Puede que no haya nada más doloroso para una persona que la certeza de haber hecho daño a alguien querido, el remordimiento de conciencia o la sensación de haber pecado gravemente. Aunque el mundo ha perdido la conciencia del pecado, no por ello ha desaparecido. Mucha gente en nuestro mundo –y más cerca de lo que parece– vive presa del pecado, tanto del recibido como del propiciado, y es que no hay nada más complicado que el perdón, sobre todo a uno mismo.
En nuestra experiencia cristiana es fundamental sentirse pecador. Si te fijas, así comenzamos la misa. Pero no es por flagelarse, es simplemente para reconocer que Dios es más grande y que necesitamos de Él. La gente que se cree fuerte nunca pedirá ayuda, solo desde nuestra fragilidad nos podemos abrir a algo más grande. Pero en este tú a tú con Dios, es Él quien tiene la iniciativa. Una mano tendida siempre para volver a casa.
No es exagerado afirmar que hay pecados que nos persiguen como fantasmas y que solo Dios nos puede perdonar, porque nos hacen tanto daño que nosotros mismos no podemos.
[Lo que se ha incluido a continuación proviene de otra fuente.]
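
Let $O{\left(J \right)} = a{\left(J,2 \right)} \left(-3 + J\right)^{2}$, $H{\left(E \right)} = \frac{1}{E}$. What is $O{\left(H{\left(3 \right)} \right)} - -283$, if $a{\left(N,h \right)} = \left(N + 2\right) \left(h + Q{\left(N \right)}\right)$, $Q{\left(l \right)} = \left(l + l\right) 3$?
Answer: $\frac{9433}{27} \approx 349.37$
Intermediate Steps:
$Q{\left(l \right)} = 6 l$ ($Q{\left(l \right)} = 2 l 3 = 6 l$)
$a{\left(N,h \right)} = \left(2 + N\right) \left(h + 6 N\right)$ ($a{\left(N,h \right)} = \left(N + 2\right) \left(h + 6 N\right) = \left(2 + N\right) \left(h + 6 N\right)$)
$O{\left(J \right)} = \left(-3 + J\right)^{2} \left(4 + 6 J^{2} + 14 J\right)$ ($O{\left(J \right)} = \left(2 \cdot 2 + 6 J^{2} + 12 J + J 2\right) \left(-3 + J\right)^{2} = \left(4 + 6 J^{2} + 12 J + 2 J\right) \left(-3 + J\right)^{2} = \left(4 + 6 J^{2} + 14 J\right) \left(-3 + J\right)^{2} = \left(-3 + J\right)^{2} \left(4 + 6 J^{2} + 14 J\right)$)
$O{\left(H{\left(3 \right)} \right)} - -283 = \left(-3 + \frac{1}{3}\right)^{2} \left(4 + 6 \left(\frac{1}{3}\right)^{2} + \frac{14}{3}\right) - -283 = \left(-3 + \frac{1}{3}\right)^{2} \left(4 + \frac{6}{9} + 14 \cdot \frac{1}{3}\right) + 283 = \left(- \frac{8}{3}\right)^{2} \left(4 + 6 \cdot \frac{1}{9} + \frac{14}{3}\right) + 283 = \frac{64 \left(4 + \frac{2}{3} + \frac{14}{3}\right)}{9} + 283 = \frac{64}{9} \cdot \frac{28}{3} + 283 = \frac{1792}{27} + 283 = \frac{9433}{27}$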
Y es ahí cuando se nos abre la vida, como le pasó a san Agustín, a san Pablo o al propio san Ignacio de Loyola, que nos convertimos, que nuestra vida cambia y en vez de atarnos a nuestros pecados nos convertimos en colaboradores de Dios, haciendo que nuestras obras ayuden a salvar a otros.
El perdón de los pecados no es una estrategia para controlar las conciencias como se creen algunos. Es la oportunidad para reconciliarnos con otros, superar nuestros propios errores y fantasmas y abrirnos a la vida en vez de quedarnos aferrados a la muerte. Es la oportunidad de que Dios nos diga que sigue confiando en nosotros.